Parameter and workload To evaluate the performance of proposed techniques, we vary the weight of query vertex and k. To generate the query vertices, we sort the vertices according to the weight and divide them into 5 buckets. For each bucket, we randomly select 200 vertices as query vertices. For k, we vary k from 5 to 25 with 10 as the default value. For r, we vary r from 5 to 25 with 10 as the default value. For each setting, we run the algorithms 10 times and report the average response time.

All algorithms are implemented in C++ with GNU GCC 7.4.0. Experiments are conducted on a PC with Intel Xeon 3.2GHz CPU and 32GB RAM using Ubuntu 18.04 (64-bit).

Experiment Results of Index Construction

We first present the index construction time for all datasets, the results are shown in Fig. 3. As we can observe, the index construction phase is very efficient. It only takes 0.290 seconds for Brightkite dataset. For the largest network Livejournal, which has more than 34 million edges, it only takes 325.656 seconds for constructing the index.

Fig. 3
figure 3

Index construction time

Fig. 4
figure 4

Experiment results of MPIC by varying query vertex weight

Fig. 5
figure 5

Experiment results of MPIC by varying k

Experiment Results for MPIC Problem

Results of varying query vertex weight By varying the query vertex weight, we conduct the experiments on all the datasets.

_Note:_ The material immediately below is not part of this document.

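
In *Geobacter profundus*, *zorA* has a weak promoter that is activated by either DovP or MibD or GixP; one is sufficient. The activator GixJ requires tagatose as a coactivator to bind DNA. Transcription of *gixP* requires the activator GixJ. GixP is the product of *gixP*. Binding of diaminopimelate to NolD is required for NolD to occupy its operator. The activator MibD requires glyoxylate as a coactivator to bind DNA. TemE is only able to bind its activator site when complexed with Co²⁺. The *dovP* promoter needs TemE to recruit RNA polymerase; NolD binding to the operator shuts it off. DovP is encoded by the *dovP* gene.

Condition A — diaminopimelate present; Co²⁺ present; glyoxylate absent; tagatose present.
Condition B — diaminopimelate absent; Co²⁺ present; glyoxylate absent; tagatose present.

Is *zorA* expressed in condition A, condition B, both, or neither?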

The response time is shown in Fig. 4, where k is set as the default value. As observed, the bottom-up method is much faster than the top-down method, since the top-down method may compute the k-core many times. Among all, the index-based method runs fastest, due to the novel index structure proposed. For the top-down method, the response time increases when the weight increases. This is because, for query vertex with larger weight, it may compute the k-core more times when adding vertices one by one.

Results of varying k We conduct the experiments on all the datasets by varying the query parameter k. The results of response time are shown in Fig. 5, where similar trend can be observed. The bottom-up and index-based methods are significantly faster than the top-down method, and the index-based method is the fastest one for all cases. With the increase of k, the response time of top-down method decreases. This is because, for larger k, the identified MPIC tends to be smaller.

Experiment Results for TPIC Problem

Results of varying query vertex weight In Fig. 6, we report the experiment results of TPIC on all the datasets by vary the vertex weight, where r and k are set as the default value. As we can observe, index-based-r is much faster than top-down-r and bottom-up-r. In the two largest datasets, i.e., Wiki and Livejournal, the index-based-r method achieves up to 5 and 6 orders of magnitudes speedup compared with the top-down-r method, respectively. As the weight increases, the processing time of Top-down-r increases significantly, because it will invoke more k-core computation procedure, while the bottom-up-r and index-based-r methods are not sensitive to the weight of query vertex.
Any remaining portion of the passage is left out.